Quick. Can you name the most popular browsers on planet earth? Well, there’s Google’s somewhat ubiquitous Chrome. Top Dawg. Then, way, way down the list– almost tied for 10th place, but actually in 2nd place– is Apple’s Safari.
Yeah. That Safari. The one that is Top Dawg on Mac, iPhone, and iPad. Then, even farther down the list are the also-rans; browsers that are good but living like Chrome zombies in the Google ecosphere. Microsoft’s new Edge, Opera, Vivaldi, Brave, and, uh, um– about 100 or so more.
What browser is in third place and falling fast? The much improved and somewhat desperate Firefox. Mozilla’s Firefox. Facing the potential of fading into the past, over the past few years Mozilla has managed to do what Google and Apple cannot do with Chrome and Safari.
Alright, that’s not quite, true.
Google’s Chrome now uses more of your Mac’s battery life than ever, right? Apple still puts Google’s search engine as the default on Safari. So much for privacy and security, right?
Firefox gets improved in ways that Chrome and Zombie Chrome and Safari do not. Privacy. Security. Speed.
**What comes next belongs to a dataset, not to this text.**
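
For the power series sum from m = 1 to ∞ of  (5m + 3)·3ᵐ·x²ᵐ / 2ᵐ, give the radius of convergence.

The ratio of consecutive coefficients is [(5(m+1) + 3)/(5m + 3)] · 3/2 → 3/2.
Writing y = x², the series in y has radius 2/3, so |x| < √(2/3) and R = √6/3.

R = √6/3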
Power consumption.
Guess what? Firefox plans to improve faster. Mozilla:
We typically ship a major Firefox browser (Desktop and Android) release every 6 to 8 weeks. Building and releasing a browser is complicated and involves many players.
Hmmm. What could Mozilla be enticed to do with Firefox while facing the potential of extinction?
We’re moving to a four-week release cycle! We’re adjusting our cadence to increase our agility, and bring you new features more quickly.
It’s time to market in marketing parlance.
Of course, marketing speak is what all the big companies use these days, so how does Mozilla plan to squeeze six to eight weeks into four?
Shorter release cycles provide greater flexibility to support product planning and priority changes due to business or market requirements. With four-week cycles, we can be more agile and ship features faster, while applying the same rigor and due diligence needed for a high-quality and stable release.
Coming up is Tay Tay’s latest single, the 5th of three in a row on Beats 1. That’s how we play more music here on Beats 1. We cheat on the count.
Mozilla might be putting Firefox into a time distortion loop which moves up the space-time continuum, grabs features from the future, then brings them back to the present– four weeks later. But you get the idea.
More features faster. Mozilla has become so good at getting newer, better, faster, more powerful features than enhance privacy and security that Firefox has become less popular than ever.